Fille de papier (La)
La réflexion sur l’écriture, la lecture, la création, l’auteur, les lecteurs… Bref « Le Livre » est-il un exercice imposé pour tout écrivain qui se respecte ? Je laisserai ce sujet, complexe et passionnant, aux bons d’un soins d’un joyeux thésard, ou d’une jeune universitaire forcément séduisante, pour me concentrer sur ce qui devait arriver : un livre de Guillaume Musso qui aborde cette fascinante thématique des relations entre un auteur et son univers… réel tout comme fictionnel.
Auteur de la génération « post-moderne », celle qui s’interroge sur les codes, qui mêle allègrement les genres, joue avec les formes et s’autorise un paradigme multimédia, Guillaume Musso se devait inévitablement un jour d’interroger la forme livresque et son influence sur le réel. On ne peut pas, comme lui, être à ce point populaire ET accessible, sans se poser un jour la question de l’impact que peut avoir la forme écrite sur le public… mais aussi sur l’auteur. A ce propos, le héros de son nouveau roman, Tom Boyd, nous offre une démonstration digne de celle de Doc Brown dans Retour vers le Futur II, lorsqu’il explique, de façon limpide, les soudaines transformations du présent à un Marty McFly totalement perdu. Tom (et Guillaume par la même occasion, la frontière entre l’auteur et son héros n’ayant jamais été aussi fine depuis la sortie de « Et après… ») nous explique que la création d’un imaginaire littéraire est le résultat d’une association entre l’auteur, le livre… et le lecteur. Belle manière, appuyée sur les références citées à Sarte ou Uberto Ecco, de renvoyer quelque peu à leurs études les ronchons de tous bords qui balaient souvent le succès populaire d’un revers de main, l’associant un peu rapidement à un acte « productif » plutôt que « créatif ».
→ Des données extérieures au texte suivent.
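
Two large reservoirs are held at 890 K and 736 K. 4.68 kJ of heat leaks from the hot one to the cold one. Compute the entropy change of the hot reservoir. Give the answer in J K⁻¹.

ΔS_hot = -5.26 J/K

The hot reservoir loses heat Q, so ΔS_hot = −Q/T_H = −4680/890 = -5.26 J/K.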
C’est là le message, diffus mais évident, qui se cache sous les couvertures de cette nouvelle pépite de la littérature d’aujourd’ hui. Mais si « message » il y a… La Fille de Papier est avant tout une comédie-romantique, saupoudrée de fantastique, un road-novel, un joli suspense ou encore un plaisir gourmand pour amateur de références modernes. Un livre de Guillaume Musso quoi ! Mais un excellent Musso.
L’histoire d’abord : celle de Tom Boyd, auteur de best-seller, brisé par une peine de cœur et devenu incapable d’écrire une seule ligne. Son monde de souffrance et d’abandon va se trouver bousculer par l’arrivée de Billie… littéralement échappée des pages de son dernier roman. Il n’en faudra pas plus pour que se déclenche la « mécanique » Musso, celle qui vous oblige à rester auprès des personnes et à découvrir comment ils vont se sortir des situations parfois classiques, parfois retorses, parfois hilarantes, dans lesquelles l’auteur prend un malin plaisir à les plonger. La force de Guillaume Musso réside aussi dans ce talent d’écriture, qui lui permet d’utiliser des figures imposées, des images qui flirtent parfois avec le cliché… mais d’y accrocher un clin d’œil, un léger retournement, ou un éclairage inattendu qui paraît évident… mais auquel personne n’avait pensé avant lui !
Plus largement, l’univers Musso est toujours aussi agréable à visiter, avec ses règles, ses décors, ses changements de point de vue… Et cette fluidité dans la narration, signe d’une maîtrise de plus en plus grande de l’écriture.
Certes, « La Fille de Papier » ne parviendra pas à convaincre les réfractaires… Qui pointeront du doigt les tics d’écriture, le côté très « serendipity » de certaines situations et le recours parfois facile aux raccourcis… Mais si finalement c’était ça aussi, Guillaume Musso : un contrat avec le lecteur, où chacun accepte les règles du jeu, où le dragon peut évidemment être terrassé d’un seul coup d’épée, où la gente dame porte toujours une robe diaphane doucement éclairée par le soleil couchant.